Registration is free and you may unsubscribe at any time from the Swim Club and stop receiving updates. Overview of the swim plan be seen below, but before you start you need to complete a test to set your swim paces, then register and download the sessions. GO HERE to register for swim club.
Last week we discussed how to effectively use the pace clock, if you didn't read the blog post then CLICK HERE to read in full before going any further. This week we are continuing our theme of using the pace clock but specifically in relation to 'THRESHOLD TRAINING'.
We are now up to week 13 of swim club and in 2 weeks time we'll reach the end of the 16 week general base phase. From February, we'll be introducing THRESHOLD TRAINING and to do this effectively, you need to use the pace clock.
If you have completed the swim test then you will already know your swim threshold pace and paces for the other various levels. If you've not yet done the 10 minute test, then you should GO HERE to read the post, complete the test and calculate training paces.
As a basic start point, what time should you be capable of swimming for 500m? What's the average 100m pace?
For example: If you think you should be capable of swimming 9 minutes 10 seconds for 500m, that's an average pace of 1 minute 50 seconds per 100m.
Using the Pace Clock For Threshold Sessions
If the session is 10 X 100m at threshold with 15 seconds recovery, then for our example above, each of the 100m repetitions should be swam IN 1:50 and should be completed ON 2:05 (for furthern explanation of IN / ON read last weeks post about using pace clock).

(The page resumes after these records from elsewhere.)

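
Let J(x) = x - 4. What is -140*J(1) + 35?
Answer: 455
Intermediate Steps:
J(x) = -4 + x
-140*J(1) + 35 = -140*(-4 + 1) + 35 = -140*(-3) + 35 = 420 + 35 = 455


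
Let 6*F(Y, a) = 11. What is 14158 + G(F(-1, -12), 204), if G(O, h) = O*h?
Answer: 14532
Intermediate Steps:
F(Y, a) = 11/6 (F(Y, a) = (⅙)*11 = 11/6)
14158 + G(F(-1, -12), 204) = 14158 + (11/6)*204 = 14158 + 374 = 14532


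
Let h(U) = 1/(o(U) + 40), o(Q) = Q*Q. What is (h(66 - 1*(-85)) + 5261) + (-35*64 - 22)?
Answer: 68500160/22841 ≈ 2999.0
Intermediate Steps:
o(Q) = Q²
h(U) = 1/(40 + U²) (h(U) = 1/(U² + 40) = 1/(40 + U²))
(h(66 - 1*(-85)) + 5261) + (-35*64 - 22) = (1/(40 + (66 - 1*(-85))²) + 5261) + (-35*64 - 22) = (1/(40 + (66 + 85)²) + 5261) + (-2240 - 22) = (1/(40 + 151²) + 5261) - 2262 = (1/(40 + 22801) + 5261) - 2262 = (1/22841 + 5261) - 2262 = 120166502/22841 - 2262 = 68500160/22841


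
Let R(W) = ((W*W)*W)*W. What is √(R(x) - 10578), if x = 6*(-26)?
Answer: √592230318 ≈ 24336.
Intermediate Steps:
x = -156
R(W) = W⁴ (R(W) = (W²*W)*W = W³*W = W⁴)
√(R(x) - 10578) = √((-156)⁴ - 10578) = √(592240896 - 10578) = √592230318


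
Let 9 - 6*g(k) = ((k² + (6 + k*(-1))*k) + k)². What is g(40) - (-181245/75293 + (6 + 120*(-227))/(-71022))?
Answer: -18253103489/1397298 ≈ -13063.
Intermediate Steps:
g(k) = 3/2 - (k + k² + k*(6 - k))²/6 (g(k) = 3/2 - ((k² + (6 + k*(-1))*k) + k)²/6 = 3/2 - ((k² + (6 - k)*k) + k)²/6 = 3/2 - ((k² + k*(6 - k)) + k)²/6 = 3/2 - (k + k² + k*(6 - k))²/6)
g(40) - (-181245/75293 + (6 + 120*(-227))/(-71022)) = (3/2 - 49/6*40²) - (-181245/75293 + (6 + 120*(-227))/(-71022)) = (3/2 - 49/6*1600) - (-181245*1/75293 + (6 - 27240)*(-1/71022)) = (3/2 - 39200/3) - (-4215/1751 - 27234*(-1/71022)) = -78391/6 - (-4215/1751 + 51/133) = -78391/6 - 1*(-471294/232883) = -78391/6 + 471294/232883 = -18253103489/1397298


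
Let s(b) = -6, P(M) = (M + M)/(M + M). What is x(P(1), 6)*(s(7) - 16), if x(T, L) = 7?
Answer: -154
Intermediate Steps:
P(M) = 1 (P(M) = (2*M)/((2*M)) = (2*M)*(1/(2*M)) = 1)
x(P(1), 6)*(s(7) - 16) = 7*(-6 - 16) = 7*(-22) = -154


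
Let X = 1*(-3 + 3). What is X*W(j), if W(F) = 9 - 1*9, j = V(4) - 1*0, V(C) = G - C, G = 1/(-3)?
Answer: 0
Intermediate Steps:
G = -⅓ ≈ -0.33333
X = 0 (X = 1*0 = 0)
V(C) = -⅓ - C
j = -13/3 (j = (-⅓ - 1*4) - 1*0 = (-⅓ - 4) + 0 = -13/3 + 0 = -13/3 ≈ -4.3333)
W(F) = 0 (W(F) = 9 - 9 = 0)
X*W(j) = 0*0 = 0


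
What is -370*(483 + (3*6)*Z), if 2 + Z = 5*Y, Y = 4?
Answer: -298590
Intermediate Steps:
Z = 18 (Z = -2 + 5*4 = -2 + 20 = 18)
-370*(483 + (3*6)*Z) = -370*(483 + (3*6)*18) = -370*(483 + 18*18) = -370*(483 + 324) = -370*807 = -298590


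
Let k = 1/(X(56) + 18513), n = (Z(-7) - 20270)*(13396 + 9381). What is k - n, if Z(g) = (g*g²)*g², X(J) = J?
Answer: 15681573031702/18569 ≈ 8.4450e+8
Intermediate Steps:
Z(g) = g⁵ (Z(g) = g³*g² = g⁵)
n = -844502829 (n = ((-7)⁵ - 20270)*(13396 + 9381) = (-16807 - 20270)*22777 = -37077*22777 = -844502829)
k = 1/18569 (k = 1/(56 + 18513) = 1/18569 ≈ 5.3853e-5)
k - n = 1/18569 - 1*(-844502829) = 1/18569 + 844502829 = 15681573031702/18569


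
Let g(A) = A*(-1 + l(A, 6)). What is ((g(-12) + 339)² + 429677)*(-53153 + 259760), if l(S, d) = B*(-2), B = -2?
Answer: 107742658002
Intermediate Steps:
l(S, d) = 4 (l(S, d) = -2*(-2) = 4)
g(A) = 3*A (g(A) = A*(-1 + 4) = A*3 = 3*A)
((g(-12) + 339)² + 429677)*(-53153 + 259760) = ((3*(-12) + 339)² + 429677)*(-53153 + 259760) = ((-36 + 339)² + 429677)*206607 = (303² + 429677)*206607 = (91809 + 429677)*206607 = 521486*206607 = 107742658002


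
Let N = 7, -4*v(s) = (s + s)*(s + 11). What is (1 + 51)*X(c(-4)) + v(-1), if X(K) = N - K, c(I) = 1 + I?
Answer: 525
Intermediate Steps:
v(s) = -s*(11 + s)/2 (v(s) = -(s + s)*(s + 11)/4 = -2*s*(11 + s)/4 = -s*(11 + s)/2)
X(K) = 7 - K
(1 + 51)*X(c(-4)) + v(-1) = (1 + 51)*(7 - (1 - 4)) - 1/2*(-1)*(11 - 1) = 52*(7 - 1*(-3)) - 1/2*(-1)*10 = 52*(7 + 3) + 5 = 52*10 + 5 = 520 + 5 = 525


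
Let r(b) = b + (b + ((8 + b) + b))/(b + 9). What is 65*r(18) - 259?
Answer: 28627/27 ≈ 1060.3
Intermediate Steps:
r(b) = b + (8 + 3*b)/(9 + b) (r(b) = b + (b + (8 + 2*b))/(9 + b) = b + (8 + 3*b)/(9 + b))
65*r(18) - 259 = 65*((8 + 18**2 + 12*18)/(9 + 18)) - 259 = 65*((8 + 324 + 216)/27) - 259 = 65*((1/27)*548) - 259 = 65*(548/27) - 259 = 35620/27 - 259 = 28627/27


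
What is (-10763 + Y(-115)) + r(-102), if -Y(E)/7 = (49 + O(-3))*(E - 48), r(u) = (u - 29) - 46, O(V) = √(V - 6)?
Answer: 44969 + 3423*I ≈ 44969.0 + 3423.0*I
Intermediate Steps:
O(V) = √(-6 + V)
r(u) = -75 + u (r(u) = (-29 + u) - 46 = -75 + u)
Y(E) = -7*(-48 + E)*(49 + 3*I) (Y(E) = -7*(49 + √(-6 - 3))*(E - 48) = -7*(49 + √(-9))*(-48 + E) = -7*(49 + 3*I)*(-48 + E) = -7*(-48 + E)*(49 + 3*I))
(-10763 + Y(-115)) + r(-102) = (-10763 + (16464 + 1008*I - 115*(-343 - 21*I))) + (-75 - 102) = (-10763 + (16464 + 1008*I + (39445 + 2415*I))) - 177 = (-10763 + (55909 + 3423*I)) - 177 = (45146 + 3423*I) - 177 = 44969 + 3423*I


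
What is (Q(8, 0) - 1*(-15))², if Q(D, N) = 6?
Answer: 441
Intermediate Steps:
(Q(8, 0) - 1*(-15))² = (6 - 1*(-15))² = (6 + 15)² = 21² = 441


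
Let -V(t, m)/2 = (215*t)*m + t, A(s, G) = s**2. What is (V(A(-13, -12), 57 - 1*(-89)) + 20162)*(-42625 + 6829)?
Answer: 379079496816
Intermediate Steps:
V(t, m) = -2*t - 430*m*t (V(t, m) = -2*((215*t)*m + t) = -2*(215*m*t + t) = -2*(t + 215*m*t) = -2*t - 430*m*t)
(V(A(-13, -12), 57 - 1*(-89)) + 20162)*(-42625 + 6829) = (-2*(-13)**2*(1 + 215*(57 - 1*(-89))) + 20162)*(-42625 + 6829) = (-2*169*(1 + 215*(57 + 89)) + 20162)*(-35796) = (-2*169*(1 + 215*146) + 20162)*(-35796) = (-2*169*(1 + 31390) + 20162)*(-35796) = (-2*169*31391 + 20162)*(-35796) = (-10610158 + 20162)*(-35796) = -10589996*(-35796) = 379079496816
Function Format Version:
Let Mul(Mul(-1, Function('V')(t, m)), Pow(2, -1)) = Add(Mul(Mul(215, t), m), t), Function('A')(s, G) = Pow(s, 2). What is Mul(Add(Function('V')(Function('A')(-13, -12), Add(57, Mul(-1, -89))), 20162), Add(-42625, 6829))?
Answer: 379079496816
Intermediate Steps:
Function('V')(t, m) = Add(Mul(-2, t), Mul(-430, m, t)) (Function('V')(t, m) = Mul(-2, Add(Mul(Mul(215, t), m), t)) = Mul(-2, Add(Mul(215, m, t), t)) = Mul(-2, Add(t, Mul(215, m, t))) = Add(Mul(-2, t), Mul(-430, m, t)))
Mul(Add(Function('V')(Function('A')(-13, -12), Add(57, Mul(-1, -89))), 20162), Add(-42625, 6829)) = Mul(Add(Mul(-2, Pow(-13, 2), Add(1, Mul(215, Add(57, Mul(-1, -89))))), 20162), Add(-42625, 6829)) = Mul(Add(Mul(-2, 169, Add(1, Mul(215, Add(57, 89)))), 20162), -35796) = Mul(Add(Mul(-2, 169, Add(1, Mul(215, 146))), 20162), -35796) = Mul(Add(Mul(-2, 169, Add(1, 31390)), 20162), -35796) = Mul(Add(Mul(-2, 169, 31391), 20162), -35796) = Mul(Add(-10610158, 20162), -35796) = Mul(-10589996, -35796) = 379079496816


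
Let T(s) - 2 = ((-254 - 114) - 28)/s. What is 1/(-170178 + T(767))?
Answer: -767/130525388 ≈ -5.8763e-6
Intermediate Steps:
T(s) = 2 - 396/s (T(s) = 2 + ((-254 - 114) - 28)/s = 2 + (-368 - 28)/s = 2 - 396/s)
1/(-170178 + T(767)) = 1/(-170178 + (2 - 396/767)) = 1/(-170178 + 1138/767) = 1/(-130525388/767) = -767/130525388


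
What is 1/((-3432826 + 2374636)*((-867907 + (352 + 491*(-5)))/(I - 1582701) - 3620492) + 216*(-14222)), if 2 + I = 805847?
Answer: 64738/248021906195990839 ≈ 2.6102e-13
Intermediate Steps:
I = 805845 (I = -2 + 805847 = 805845)
1/((-3432826 + 2374636)*((-867907 + (352 + 491*(-5)))/(I - 1582701) - 3620492) + 216*(-14222)) = 1/((-3432826 + 2374636)*((-867907 + (352 + 491*(-5)))/(805845 - 1582701) - 3620492) + 216*(-14222)) = 1/(-1058190*((-867907 + (352 - 2455))/(-776856) - 3620492) - 3071952) = 1/(-1058190*((-867907 - 2103)*(-1/776856) - 3620492) - 3071952) = 1/(-1058190*(-870010*(-1/776856) - 3620492) - 3071952) = 1/(-1058190*(435005/388428 - 3620492) - 3071952) = 1/(-1058190*(-1406300031571/388428) - 3071952) = 1/(248022105068019415/64738 - 3071952) = 1/(248021906195990839/64738) = 64738/248021906195990839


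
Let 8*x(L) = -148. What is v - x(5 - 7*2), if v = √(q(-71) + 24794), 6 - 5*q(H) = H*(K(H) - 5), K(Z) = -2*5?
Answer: 37/2 + √614555/5 ≈ 175.29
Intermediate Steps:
K(Z) = -10
x(L) = -37/2 (x(L) = (⅛)*(-148) = -37/2)
q(H) = 6/5 + 3*H (q(H) = 6/5 - H*(-10 - 5)/5 = 6/5 - H*(-15)/5 = 6/5 - (-3)*H = 6/5 + 3*H)
v = √614555/5 (v = √((6/5 + 3*(-71)) + 24794) = √((6/5 - 213) + 24794) = √(-1059/5 + 24794) = √(122911/5) = √614555/5 ≈ 156.79)
v - x(5 - 7*2) = √614555/5 - 1*(-37/2) = √614555/5 + 37/2 = 37/2 + √614555/5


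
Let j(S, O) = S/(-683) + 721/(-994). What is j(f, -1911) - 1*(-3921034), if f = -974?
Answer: 380285471483/96986 ≈ 3.9210e+6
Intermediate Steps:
j(S, O) = -103/142 - S/683 (j(S, O) = S*(-1/683) + 721*(-1/994) = -S/683 - 103/142 = -103/142 - S/683)
j(f, -1911) - 1*(-3921034) = (-103/142 - 1/683*(-974)) - 1*(-3921034) = (-103/142 + 974/683) + 3921034 = 67959/96986 + 3921034 = 380285471483/96986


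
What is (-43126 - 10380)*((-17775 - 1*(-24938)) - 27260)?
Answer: 1075310082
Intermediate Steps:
(-43126 - 10380)*((-17775 - 1*(-24938)) - 27260) = -53506*((-17775 + 24938) - 27260) = -53506*(7163 - 27260) = -53506*(-20097) = 1075310082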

The mathematically gifted amongst you will have calculated that if you start your first repetition on RED TOP, your next will start on RED FIVE PAST, the next on RED TEN PAST and so on.
Hitting Your Target Pace
For each repetition its important that you hit your target pace. You should be swimming each 100m repetition 'bang on' 1:50. If you struggle to hold 1:50 per repetition, then your predicted time of 9:10 for 500m is clearly not manageable. Common errors are swimming the first one way too fast and then fading as the session goes on. This is when swimmer start to take much longer recoveries and the structure of the session begins to falter.
Things To Do:
1. What is a realistic 500m pace
2. Calculate the pace per 100m
3. Develop pace judgement and complete each 100m 'bang on' your target pace (not quicker or slower)
4. Use the pace clock to start each repetition on time, don't let your recoveries start to slip as you get tired. If you swim 5 seconds slower than planned, your recovery will be 5 seconds less than planned.
Over the next couple of weeks, use the pace clock and practice the maths so you are ready for threshold training from February onwards. The long term goal is to instinctively know your swim repetition times for 50/100/150/200m so you can effectively use the pace clock and monitor your improvements from week to week.